04/09/2026
The Two-Task Rule
You do not have to always be working.
What you work on is more important than how many hours you work.
You can still have downtime. You can go for a walk, work out at lunch, think, breathe, and not feel guilty.
I have become much more productive since I stopped trying to do ten things a day and started focusing on two.
Not ten phone calls. Not twenty emails. Not an endless to-do list.
Just two things.
Usually, I pick one thing to work on in the morning and one thing to work on in the afternoon.
Then I put a time limit on each one.
Maybe it is 10 minutes. Maybe it is 30 minutes.

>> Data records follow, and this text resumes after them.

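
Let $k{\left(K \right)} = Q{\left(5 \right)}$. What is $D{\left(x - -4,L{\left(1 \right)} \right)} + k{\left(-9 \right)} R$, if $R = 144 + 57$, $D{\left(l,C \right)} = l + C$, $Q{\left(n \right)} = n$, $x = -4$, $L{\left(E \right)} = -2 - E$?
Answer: $1002$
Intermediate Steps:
$k{\left(K \right)} = 5$
$D{\left(l,C \right)} = C + l$
$R = 201$
$D{\left(x - -4,L{\left(1 \right)} \right)} + k{\left(-9 \right)} R = \left(\left(-2 - 1\right) - 0\right) + 5 \cdot 201 = \left(\left(-2 - 1\right) + \left(-4 + 4\right)\right) + 1005 = \left(-3 + 0\right) + 1005 = -3 + 1005 = 1002$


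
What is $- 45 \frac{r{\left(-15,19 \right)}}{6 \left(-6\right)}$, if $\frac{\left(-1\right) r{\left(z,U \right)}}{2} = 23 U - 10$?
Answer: $- \frac{2135}{2} \approx -1067.5$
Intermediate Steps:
$r{\left(z,U \right)} = 20 - 46 U$ ($r{\left(z,U \right)} = - 2 \left(23 U - 10\right) = - 2 \left(-10 + 23 U\right) = 20 - 46 U$)
$- 45 \frac{r{\left(-15,19 \right)}}{6 \left(-6\right)} = - 45 \frac{20 - 874}{6 \left(-6\right)} = - 45 \frac{20 - 874}{-36} = - 45 \left(\left(-854\right) \left(- \frac{1}{36}\right)\right) = \left(-45\right) \frac{427}{18} = - \frac{2135}{2}$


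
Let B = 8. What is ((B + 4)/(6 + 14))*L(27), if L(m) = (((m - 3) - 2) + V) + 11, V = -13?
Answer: 12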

Maybe it is an hour.
But I decide in advance.
Because if you do not put a limit on a task, it will usually take all day.
Sometimes I finish it.
Sometimes I do not.
It does not matter.
The goal is not to complete everything or look busy all day.
The goal is to make progress and keep moving.

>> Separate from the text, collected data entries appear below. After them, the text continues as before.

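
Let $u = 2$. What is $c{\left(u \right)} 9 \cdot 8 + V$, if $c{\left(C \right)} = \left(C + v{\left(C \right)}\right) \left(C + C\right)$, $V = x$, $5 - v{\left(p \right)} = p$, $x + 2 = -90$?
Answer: $1348$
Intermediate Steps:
$x = -92$ ($x = -2 - 90 = -92$)
$v{\left(p \right)} = 5 - p$
$V = -92$
$c{\left(C \right)} = 10 C$ ($c{\left(C \right)} = \left(C - \left(-5 + C\right)\right) \left(C + C\right) = 5 \cdot 2 C = 10 C$)
$c{\left(u \right)} 9 \cdot 8 + V = 10 \cdot 2 \cdot 9 \cdot 8 - 92 = 20 \cdot 72 - 92 = 1440 - 92 = 1348$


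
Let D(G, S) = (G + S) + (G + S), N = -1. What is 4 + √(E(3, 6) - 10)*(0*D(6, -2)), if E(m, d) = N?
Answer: 4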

What I have found is that when I only give myself two things, I stay calmer.
I stop bouncing from one distraction to another.
I stop spending the whole day reacting, checking my phone, checking email, and never really getting anything important done.
The key is that these should be two things that make your life better.
Outside of your job, what are the one or two things that could actually improve your practice?
Ideally, these are things that either nobody else can do but you… or things you can’t delegate.
Basically, if someone else can do it, you probably should not be doing it.
Productivity is not doing more.
I think it often comes from doing less… but doing the right less.
Two things. One in the morning. One in the afternoon. Put a time limit on each.
Work on them or finish them.
Either way, you will go to bed feeling more fulfilled, more satisfied, and surprisingly, you will probably get more done.